E finalmente, de acordo com Weber, a verdadeira natureza apaixonada da relação
erótica, por causa da perda do autocontrole, deve parecer suspeita a toda ética
religiosa de fraternidade baseada no “bom senso racional dos sistemas
determinados por Deus”.
Para
concluir, retomemos as questões apresentadas no início. Encontramos em Otto
Gross um contemporâneo de Weber, a quem este tratou com rejeição e desprezo.
Weber submeteu os ensinamentos de Gross a uma pesada crítica, manifestando
pouco interesse por ele como pessoa. No entanto, Weber não apenas demonstrou
simpatia pelo destino de muitos seguidores de Gross, como também manteve com
eles vínculos de amizade, dando-lhes apoio quando entravam em conflito com o
“mundo”. Ligações pessoais íntimas com outras mulheres podem, em parte, ter
contribuído para essas amizades.
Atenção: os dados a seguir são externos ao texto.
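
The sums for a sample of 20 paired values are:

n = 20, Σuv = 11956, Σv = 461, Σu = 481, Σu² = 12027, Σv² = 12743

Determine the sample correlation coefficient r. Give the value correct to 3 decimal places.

0.882

r = (nΣuv − ΣuΣv) / √[(nΣu² − (Σu)²)(nΣv² − (Σv)²)]
Numerator: 20×11956 − 481×461 = 17379
Denominator: √[(240540 − 231361)(254860 − 212521)] = √[9179 × 42339] = 19713.6927
r = 17379 / 19713.6927 ≈ 0.882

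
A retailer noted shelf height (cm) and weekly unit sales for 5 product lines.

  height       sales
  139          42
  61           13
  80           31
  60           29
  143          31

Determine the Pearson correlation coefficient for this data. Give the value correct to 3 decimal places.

0.686

n = 5, Σx = 483, Σy = 146, Σx² = 53491, Σy² = 4696, Σxy = 15284
nΣxy − ΣxΣy = 76420 − 70518 = 5902
nΣx² − (Σx)² = 267455 − 233289 = 34166; nΣy² − (Σy)² = 23480 − 21316 = 2164
r = 5902 / √(34166 × 2164) = 5902 / 8598.5594 ≈ 0.686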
É difícil avaliar a importância dessas
relações para o desenvolvimento do tema do erotismo, mas elas foram amplamente
irrelevantes para o status dessa questão em sua obra.(54) O tema da
sexualidade e do erotismo nunca emergiu por si mesmo, mas sempre esteve
intimamente vinculado às análises substantivas da sociologia e da história das
religiões mundiais, pouco se alterando no curso das várias revisões de sua
obra.(55) A interpretação de passagens isoladas de suas obras sob uma
perspectiva contemporânea tem suas limitações, pouco contribuindo para o
entendimento da obra como um todo.(56) Por outro lado, o balanço que
Weber faz a respeito da história do erotismo nos permite reconhecer em Otto
Gross e seu círculo mais do que simples figuras periféricas interessantes na
história da cultura. (57) Obviamente, as teorias de Gross - e isto
talvez explique o atual interesse por elas lançam alguma luz sobre o lado sombrio de nossa
sociedade de massa, industrial e supostamente impessoal. Gross foi um dos que
tentaram, a partir de uma necessidade naturalista de harmonia, adaptar seu modo
de vida a formas eróticas e estéticas de “aquisição do mundo”, descritas como
irracionais por Weber. Ele procurou também reconciliar o amor, como expressão
de vida que transcende fundamentalmente a rotina do dia-a-dia, com as demandas
e necessidades associadas ao cotidiano do mundo moderno. Gross viveu esse
desejo de uma forma pessoal e radical e o proclamou como uma doutrina de
salvação, em um mundo assumidamente sem amor. Entretanto, Weber considerava o
refúgio para o estado de inocência um caminho intransitável. É verdade que para
ele sexualidade e erotismo escapavam, em última análise, a qualquer estratégia
de racionalização, eram irreconciliavelmente opostos a toda forma de orientação
religiosa voltada para uma ética da convicção e, quase como experiências
místicas, “fugiam das frias mãos esqueléticas dos sistemas racionais, bem como
da banal rotina cotidiana”.(58) Mas, a irreconciliabilidade das formas
de conduta erótico-estéticas com as realidades do nosso mundo moderno
constituía para Weber um estado de tensão insuperável, que era necessário
reconhecer como fato fundamental da existência humana.
NOTAS
1. Ver, por exemplo, a última antologia com os
principais trabalhos de Gross, cujo título espetacular é Von
geschlechtlicher Not zur sozialen Katastrophe, organizado por K. Krieler,
Frankfurt, 1980. O título, a propósito, não foi tirado de Gross, mas foi usado
por seu amigo Franz Jung como rubrica para um esboço da história de sua vida e
obra. Sobre a relevância atual das questões de Gross, o editor escreve no
apêndice, p. 149: “A revolta moderna diz respeito aos interesses criativos
comuns versus a organização burocrática da vida e do trabalho, à integridade
pessoal versus a padronização da aspiração e da fantasia (erótica).” A
importância de Gross para a história da psicanálise foi descrita por E. Hurwitz
na biografia Otto Cross. Paradies-Sucher zwischen Freud und Jung, Zurique,
1979, especialmente pp. 90 e segs. Sobre a relação com a nova esquerda, ver J.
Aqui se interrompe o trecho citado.